Published in Expert Review of Vaccines, 2021
Multi-locus sequencing has revealed additional genetic changes since the introduction of pertussis vaccines [27,28]. They mostly concern the promoter region of the PT gene and the gene coding for the surface antigen pertactin. Occasionally, PT-deficient strains have been isolated from children with whooping cough-like illness, but in those cases disease was less severe [29]. The most striking recent evolution is the occurrence of the exponentially increasing proportion of pertactin-deficient clinical isolates in countries using pertactin-containing DTaP [30]. The first pertactin-deficient B. pertussis strain was isolated in Italy soon after the introduction of pertactin-containing DTaP [31]. In this strain, pertactin deficiency was due to the insertion of IS481 in its structural gene.
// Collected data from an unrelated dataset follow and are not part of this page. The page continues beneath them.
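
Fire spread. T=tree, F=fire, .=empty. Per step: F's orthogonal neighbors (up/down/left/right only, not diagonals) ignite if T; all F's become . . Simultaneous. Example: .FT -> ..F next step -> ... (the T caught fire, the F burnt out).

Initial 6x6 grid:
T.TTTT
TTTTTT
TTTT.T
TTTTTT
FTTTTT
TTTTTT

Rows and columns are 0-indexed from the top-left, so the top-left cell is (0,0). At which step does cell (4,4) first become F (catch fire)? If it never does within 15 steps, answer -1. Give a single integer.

Step 1: cell (4,4)='T' (+3 fires, +1 burnt)
Step 2: cell (4,4)='T' (+4 fires, +3 burnt)
Step 3: cell (4,4)='T' (+5 fires, +4 burnt)
Step 4: cell (4,4)='F' (+6 fires, +5 burnt)
  -> target ignites at step 4
Step 5: cell (4,4)='.' (+5 fires, +6 burnt)
Step 6: cell (4,4)='.' (+4 fires, +5 burnt)
Step 7: cell (4,4)='.' (+3 fires, +4 burnt)
Step 8: cell (4,4)='.' (+2 fires, +3 burnt)
Step 9: cell (4,4)='.' (+1 fires, +2 burnt)
Step 10: cell (4,4)='.' (+0 fires, +1 burnt)
  fire out at step 10

4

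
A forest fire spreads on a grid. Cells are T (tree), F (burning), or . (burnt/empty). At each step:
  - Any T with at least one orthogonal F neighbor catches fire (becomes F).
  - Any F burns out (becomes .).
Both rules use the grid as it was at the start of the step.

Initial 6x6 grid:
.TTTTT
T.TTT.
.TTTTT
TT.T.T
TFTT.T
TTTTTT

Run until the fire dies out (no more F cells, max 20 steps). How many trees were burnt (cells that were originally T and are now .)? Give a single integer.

Answer: 27

Derivation:
Step 1: +4 fires, +1 burnt (F count now 4)
Step 2: +5 fires, +4 burnt (F count now 5)
Step 3: +3 fires, +5 burnt (F count now 3)
Step 4: +3 fires, +3 burnt (F count now 3)
Step 5: +4 fires, +3 burnt (F count now 4)
Step 6: +5 fires, +4 burnt (F count now 5)
Step 7: +2 fires, +5 burnt (F count now 2)
Step 8: +1 fires, +2 burnt (F count now 1)
Step 9: +0 fires, +1 burnt (F count now 0)
Fire out after step 9
Initially T: 28, now '.': 35
Total burnt (originally-T cells now '.'): 27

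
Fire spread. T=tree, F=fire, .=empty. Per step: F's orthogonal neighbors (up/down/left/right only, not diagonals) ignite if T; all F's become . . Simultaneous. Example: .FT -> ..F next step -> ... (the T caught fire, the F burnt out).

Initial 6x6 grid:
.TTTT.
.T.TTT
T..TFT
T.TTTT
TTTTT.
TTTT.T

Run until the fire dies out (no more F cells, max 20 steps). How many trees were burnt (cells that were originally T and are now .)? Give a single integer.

Answer: 25

Derivation:
Step 1: +4 fires, +1 burnt (F count now 4)
Step 2: +6 fires, +4 burnt (F count now 6)
Step 3: +3 fires, +6 burnt (F count now 3)
Step 4: +3 fires, +3 burnt (F count now 3)
Step 5: +3 fires, +3 burnt (F count now 3)
Step 6: +3 fires, +3 burnt (F count now 3)
Step 7: +2 fires, +3 burnt (F count now 2)
Step 8: +1 fires, +2 burnt (F count now 1)
Step 9: +0 fires, +1 burnt (F count now 0)
Fire out after step 9
Initially T: 26, now '.': 35
Total burnt (originally-T cells now '.'): 25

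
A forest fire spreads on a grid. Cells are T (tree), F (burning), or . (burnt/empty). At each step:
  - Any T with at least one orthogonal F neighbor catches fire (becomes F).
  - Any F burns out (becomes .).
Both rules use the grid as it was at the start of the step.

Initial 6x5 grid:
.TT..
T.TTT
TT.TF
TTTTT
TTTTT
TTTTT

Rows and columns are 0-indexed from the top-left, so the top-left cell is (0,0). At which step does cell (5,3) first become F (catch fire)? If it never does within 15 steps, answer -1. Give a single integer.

Step 1: cell (5,3)='T' (+3 fires, +1 burnt)
Step 2: cell (5,3)='T' (+3 fires, +3 burnt)
Step 3: cell (5,3)='T' (+4 fires, +3 burnt)
Step 4: cell (5,3)='F' (+4 fires, +4 burnt)
  -> target ignites at step 4
Step 5: cell (5,3)='.' (+5 fires, +4 burnt)
Step 6: cell (5,3)='.' (+3 fires, +5 burnt)
Step 7: cell (5,3)='.' (+2 fires, +3 burnt)
Step 8: cell (5,3)='.' (+0 fires, +2 burnt)
  fire out at step 8

4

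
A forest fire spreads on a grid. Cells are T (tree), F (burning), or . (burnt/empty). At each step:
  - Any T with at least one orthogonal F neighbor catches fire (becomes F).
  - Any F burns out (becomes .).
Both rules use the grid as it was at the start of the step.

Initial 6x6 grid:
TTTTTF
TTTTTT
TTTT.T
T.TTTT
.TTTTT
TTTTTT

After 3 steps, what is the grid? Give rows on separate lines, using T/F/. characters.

Step 1: 2 trees catch fire, 1 burn out
  TTTTF.
  TTTTTF
  TTTT.T
  T.TTTT
  .TTTTT
  TTTTTT
Step 2: 3 trees catch fire, 2 burn out
  TTTF..
  TTTTF.
  TTTT.F
  T.TTTT
  .TTTTT
  TTTTTT
Step 3: 3 trees catch fire, 3 burn out
  TTF...
  TTTF..
  TTTT..
  T.TTTF
  .TTTTT
  TTTTTT

TTF...
TTTF..
TTTT..
T.TTTF
.TTTTT
TTTTTT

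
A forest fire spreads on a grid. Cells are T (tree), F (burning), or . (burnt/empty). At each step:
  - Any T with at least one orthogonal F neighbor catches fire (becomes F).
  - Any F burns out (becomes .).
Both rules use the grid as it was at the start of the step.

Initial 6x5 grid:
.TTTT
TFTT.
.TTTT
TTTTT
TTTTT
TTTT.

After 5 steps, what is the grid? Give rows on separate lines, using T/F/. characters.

Step 1: 4 trees catch fire, 1 burn out
  .FTTT
  F.FT.
  .FTTT
  TTTTT
  TTTTT
  TTTT.
Step 2: 4 trees catch fire, 4 burn out
  ..FTT
  ...F.
  ..FTT
  TFTTT
  TTTTT
  TTTT.
Step 3: 5 trees catch fire, 4 burn out
  ...FT
  .....
  ...FT
  F.FTT
  TFTTT
  TTTT.
Step 4: 6 trees catch fire, 5 burn out
  ....F
  .....
  ....F
  ...FT
  F.FTT
  TFTT.
Step 5: 4 trees catch fire, 6 burn out
  .....
  .....
  .....
  ....F
  ...FT
  F.FT.

.....
.....
.....
....F
...FT
F.FT.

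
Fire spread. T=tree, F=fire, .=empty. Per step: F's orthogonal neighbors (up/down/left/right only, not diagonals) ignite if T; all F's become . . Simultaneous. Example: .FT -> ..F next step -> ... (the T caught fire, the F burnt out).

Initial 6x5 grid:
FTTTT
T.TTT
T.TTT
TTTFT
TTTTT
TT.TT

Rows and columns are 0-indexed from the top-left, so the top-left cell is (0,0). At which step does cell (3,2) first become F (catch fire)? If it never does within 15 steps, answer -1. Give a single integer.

Step 1: cell (3,2)='F' (+6 fires, +2 burnt)
  -> target ignites at step 1
Step 2: cell (3,2)='.' (+9 fires, +6 burnt)
Step 3: cell (3,2)='.' (+6 fires, +9 burnt)
Step 4: cell (3,2)='.' (+3 fires, +6 burnt)
Step 5: cell (3,2)='.' (+1 fires, +3 burnt)
Step 6: cell (3,2)='.' (+0 fires, +1 burnt)
  fire out at step 6

1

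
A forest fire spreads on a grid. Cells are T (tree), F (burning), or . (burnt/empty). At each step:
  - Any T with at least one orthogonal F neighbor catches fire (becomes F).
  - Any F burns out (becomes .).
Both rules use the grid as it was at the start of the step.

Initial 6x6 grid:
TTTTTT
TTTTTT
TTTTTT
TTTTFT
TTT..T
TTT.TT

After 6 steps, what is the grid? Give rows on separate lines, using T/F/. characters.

Step 1: 3 trees catch fire, 1 burn out
  TTTTTT
  TTTTTT
  TTTTFT
  TTTF.F
  TTT..T
  TTT.TT
Step 2: 5 trees catch fire, 3 burn out
  TTTTTT
  TTTTFT
  TTTF.F
  TTF...
  TTT..F
  TTT.TT
Step 3: 7 trees catch fire, 5 burn out
  TTTTFT
  TTTF.F
  TTF...
  TF....
  TTF...
  TTT.TF
Step 4: 8 trees catch fire, 7 burn out
  TTTF.F
  TTF...
  TF....
  F.....
  TF....
  TTF.F.
Step 5: 5 trees catch fire, 8 burn out
  TTF...
  TF....
  F.....
  ......
  F.....
  TF....
Step 6: 3 trees catch fire, 5 burn out
  TF....
  F.....
  ......
  ......
  ......
  F.....

TF....
F.....
......
......
......
F.....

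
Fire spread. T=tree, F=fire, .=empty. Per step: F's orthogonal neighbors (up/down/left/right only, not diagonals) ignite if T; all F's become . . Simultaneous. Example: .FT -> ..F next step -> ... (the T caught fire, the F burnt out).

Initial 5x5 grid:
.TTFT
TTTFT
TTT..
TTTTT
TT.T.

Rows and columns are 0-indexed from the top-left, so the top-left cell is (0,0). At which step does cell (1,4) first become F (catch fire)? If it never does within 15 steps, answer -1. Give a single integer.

Step 1: cell (1,4)='F' (+4 fires, +2 burnt)
  -> target ignites at step 1
Step 2: cell (1,4)='.' (+3 fires, +4 burnt)
Step 3: cell (1,4)='.' (+3 fires, +3 burnt)
Step 4: cell (1,4)='.' (+3 fires, +3 burnt)
Step 5: cell (1,4)='.' (+4 fires, +3 burnt)
Step 6: cell (1,4)='.' (+1 fires, +4 burnt)
Step 7: cell (1,4)='.' (+0 fires, +1 burnt)
  fire out at step 7

1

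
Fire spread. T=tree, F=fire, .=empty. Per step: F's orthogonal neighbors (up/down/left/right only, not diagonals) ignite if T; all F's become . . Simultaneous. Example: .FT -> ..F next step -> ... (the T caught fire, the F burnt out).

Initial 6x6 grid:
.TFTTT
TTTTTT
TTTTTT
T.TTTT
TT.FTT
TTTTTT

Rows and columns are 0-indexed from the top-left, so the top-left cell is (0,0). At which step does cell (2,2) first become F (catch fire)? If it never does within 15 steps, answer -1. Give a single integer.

Step 1: cell (2,2)='T' (+6 fires, +2 burnt)
Step 2: cell (2,2)='F' (+10 fires, +6 burnt)
  -> target ignites at step 2
Step 3: cell (2,2)='.' (+8 fires, +10 burnt)
Step 4: cell (2,2)='.' (+5 fires, +8 burnt)
Step 5: cell (2,2)='.' (+2 fires, +5 burnt)
Step 6: cell (2,2)='.' (+0 fires, +2 burnt)
  fire out at step 6

2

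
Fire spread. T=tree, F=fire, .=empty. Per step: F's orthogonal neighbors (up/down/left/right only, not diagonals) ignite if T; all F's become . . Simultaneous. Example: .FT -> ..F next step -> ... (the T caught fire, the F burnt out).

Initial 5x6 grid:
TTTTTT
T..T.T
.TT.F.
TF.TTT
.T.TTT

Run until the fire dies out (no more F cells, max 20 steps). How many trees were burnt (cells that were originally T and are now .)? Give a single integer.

Step 1: +4 fires, +2 burnt (F count now 4)
Step 2: +4 fires, +4 burnt (F count now 4)
Step 3: +2 fires, +4 burnt (F count now 2)
Step 4: +0 fires, +2 burnt (F count now 0)
Fire out after step 4
Initially T: 19, now '.': 21
Total burnt (originally-T cells now '.'): 10

Answer: 10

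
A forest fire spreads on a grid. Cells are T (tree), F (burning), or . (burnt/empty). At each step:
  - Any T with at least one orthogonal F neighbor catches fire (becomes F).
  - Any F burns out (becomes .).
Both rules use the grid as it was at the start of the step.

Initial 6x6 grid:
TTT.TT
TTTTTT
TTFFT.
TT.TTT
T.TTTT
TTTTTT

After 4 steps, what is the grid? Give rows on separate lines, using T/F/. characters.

Step 1: 5 trees catch fire, 2 burn out
  TTT.TT
  TTFFTT
  TF..F.
  TT.FTT
  T.TTTT
  TTTTTT
Step 2: 7 trees catch fire, 5 burn out
  TTF.TT
  TF..FT
  F.....
  TF..FT
  T.TFTT
  TTTTTT
Step 3: 9 trees catch fire, 7 burn out
  TF..FT
  F....F
  ......
  F....F
  T.F.FT
  TTTFTT
Step 4: 6 trees catch fire, 9 burn out
  F....F
  ......
  ......
  ......
  F....F
  TTF.FT

F....F
......
......
......
F....F
TTF.FT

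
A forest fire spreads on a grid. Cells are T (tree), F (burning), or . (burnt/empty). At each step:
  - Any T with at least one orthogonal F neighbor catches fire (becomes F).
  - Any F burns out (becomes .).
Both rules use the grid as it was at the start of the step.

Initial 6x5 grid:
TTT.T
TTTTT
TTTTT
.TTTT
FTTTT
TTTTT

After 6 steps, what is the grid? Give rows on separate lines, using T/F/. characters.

Step 1: 2 trees catch fire, 1 burn out
  TTT.T
  TTTTT
  TTTTT
  .TTTT
  .FTTT
  FTTTT
Step 2: 3 trees catch fire, 2 burn out
  TTT.T
  TTTTT
  TTTTT
  .FTTT
  ..FTT
  .FTTT
Step 3: 4 trees catch fire, 3 burn out
  TTT.T
  TTTTT
  TFTTT
  ..FTT
  ...FT
  ..FTT
Step 4: 6 trees catch fire, 4 burn out
  TTT.T
  TFTTT
  F.FTT
  ...FT
  ....F
  ...FT
Step 5: 6 trees catch fire, 6 burn out
  TFT.T
  F.FTT
  ...FT
  ....F
  .....
  ....F
Step 6: 4 trees catch fire, 6 burn out
  F.F.T
  ...FT
  ....F
  .....
  .....
  .....

F.F.T
...FT
....F
.....
.....
.....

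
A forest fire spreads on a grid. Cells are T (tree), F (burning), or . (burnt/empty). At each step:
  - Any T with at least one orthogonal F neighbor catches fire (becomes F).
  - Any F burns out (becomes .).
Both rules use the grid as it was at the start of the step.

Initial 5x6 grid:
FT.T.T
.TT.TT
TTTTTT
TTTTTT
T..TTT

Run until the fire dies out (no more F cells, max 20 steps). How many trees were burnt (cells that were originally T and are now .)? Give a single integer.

Step 1: +1 fires, +1 burnt (F count now 1)
Step 2: +1 fires, +1 burnt (F count now 1)
Step 3: +2 fires, +1 burnt (F count now 2)
Step 4: +3 fires, +2 burnt (F count now 3)
Step 5: +3 fires, +3 burnt (F count now 3)
Step 6: +3 fires, +3 burnt (F count now 3)
Step 7: +4 fires, +3 burnt (F count now 4)
Step 8: +3 fires, +4 burnt (F count now 3)
Step 9: +2 fires, +3 burnt (F count now 2)
Step 10: +0 fires, +2 burnt (F count now 0)
Fire out after step 10
Initially T: 23, now '.': 29
Total burnt (originally-T cells now '.'): 22

Answer: 22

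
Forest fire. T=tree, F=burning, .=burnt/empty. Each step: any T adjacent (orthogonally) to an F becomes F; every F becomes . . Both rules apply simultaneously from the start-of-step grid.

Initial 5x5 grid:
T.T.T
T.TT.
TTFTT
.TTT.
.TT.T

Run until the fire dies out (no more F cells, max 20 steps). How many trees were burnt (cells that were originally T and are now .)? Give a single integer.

Answer: 14

Derivation:
Step 1: +4 fires, +1 burnt (F count now 4)
Step 2: +7 fires, +4 burnt (F count now 7)
Step 3: +2 fires, +7 burnt (F count now 2)
Step 4: +1 fires, +2 burnt (F count now 1)
Step 5: +0 fires, +1 burnt (F count now 0)
Fire out after step 5
Initially T: 16, now '.': 23
Total burnt (originally-T cells now '.'): 14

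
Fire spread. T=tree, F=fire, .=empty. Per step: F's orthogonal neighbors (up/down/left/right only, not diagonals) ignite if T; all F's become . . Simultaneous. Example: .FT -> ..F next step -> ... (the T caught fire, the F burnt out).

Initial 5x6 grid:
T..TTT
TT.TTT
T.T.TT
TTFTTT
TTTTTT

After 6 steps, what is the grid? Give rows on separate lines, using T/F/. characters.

Step 1: 4 trees catch fire, 1 burn out
  T..TTT
  TT.TTT
  T.F.TT
  TF.FTT
  TTFTTT
Step 2: 4 trees catch fire, 4 burn out
  T..TTT
  TT.TTT
  T...TT
  F...FT
  TF.FTT
Step 3: 5 trees catch fire, 4 burn out
  T..TTT
  TT.TTT
  F...FT
  .....F
  F...FT
Step 4: 4 trees catch fire, 5 burn out
  T..TTT
  FT.TFT
  .....F
  ......
  .....F
Step 5: 5 trees catch fire, 4 burn out
  F..TFT
  .F.F.F
  ......
  ......
  ......
Step 6: 2 trees catch fire, 5 burn out
  ...F.F
  ......
  ......
  ......
  ......

...F.F
......
......
......
......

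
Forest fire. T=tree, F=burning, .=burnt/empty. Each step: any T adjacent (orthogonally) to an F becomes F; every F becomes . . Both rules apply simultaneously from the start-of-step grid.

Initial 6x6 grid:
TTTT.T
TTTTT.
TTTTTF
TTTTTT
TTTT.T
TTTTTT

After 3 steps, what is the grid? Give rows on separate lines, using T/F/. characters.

Step 1: 2 trees catch fire, 1 burn out
  TTTT.T
  TTTTT.
  TTTTF.
  TTTTTF
  TTTT.T
  TTTTTT
Step 2: 4 trees catch fire, 2 burn out
  TTTT.T
  TTTTF.
  TTTF..
  TTTTF.
  TTTT.F
  TTTTTT
Step 3: 4 trees catch fire, 4 burn out
  TTTT.T
  TTTF..
  TTF...
  TTTF..
  TTTT..
  TTTTTF

TTTT.T
TTTF..
TTF...
TTTF..
TTTT..
TTTTTF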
Subsequently, pertactin-deficient strains were isolated in other DTaP-using countries in Europe [32], as well as in the United States [33], Canada [34], Australia [35] and Japan [36], while in countries still using DTP, pertactin-deficient clones are rare [37]. Several distinct mechanisms have led to pertactin deficiency in these countries, indicating that pertactin-deficient strains emerged independently of each other and did not stem from a common ancestor. This observation is consistent with pertactin deficiency being the result of vaccine pressure by pertactin-containing DTaP. This hypothesis is further supported by the recent finding that pertactin is the only antigen present in DTaP that elicits complement-mediated bactericidal antibodies against B. pertussis [38], and that pertactin-deficient B. pertussis strains show greater fitness in DTaP-vaccinated mice than pertactin-producing strains [39,40]. Collectively, these observations strongly argue for DTaP vaccine escape mutations in currently circulating B. pertussis strains. However, there is currently no evidence that DTaP provides less protection against severe pertussis disease caused by pertactin-deficient strains, as protection against severe disease is likely due to PT-neutralizing antibodies, which are induced by DTaP vaccination.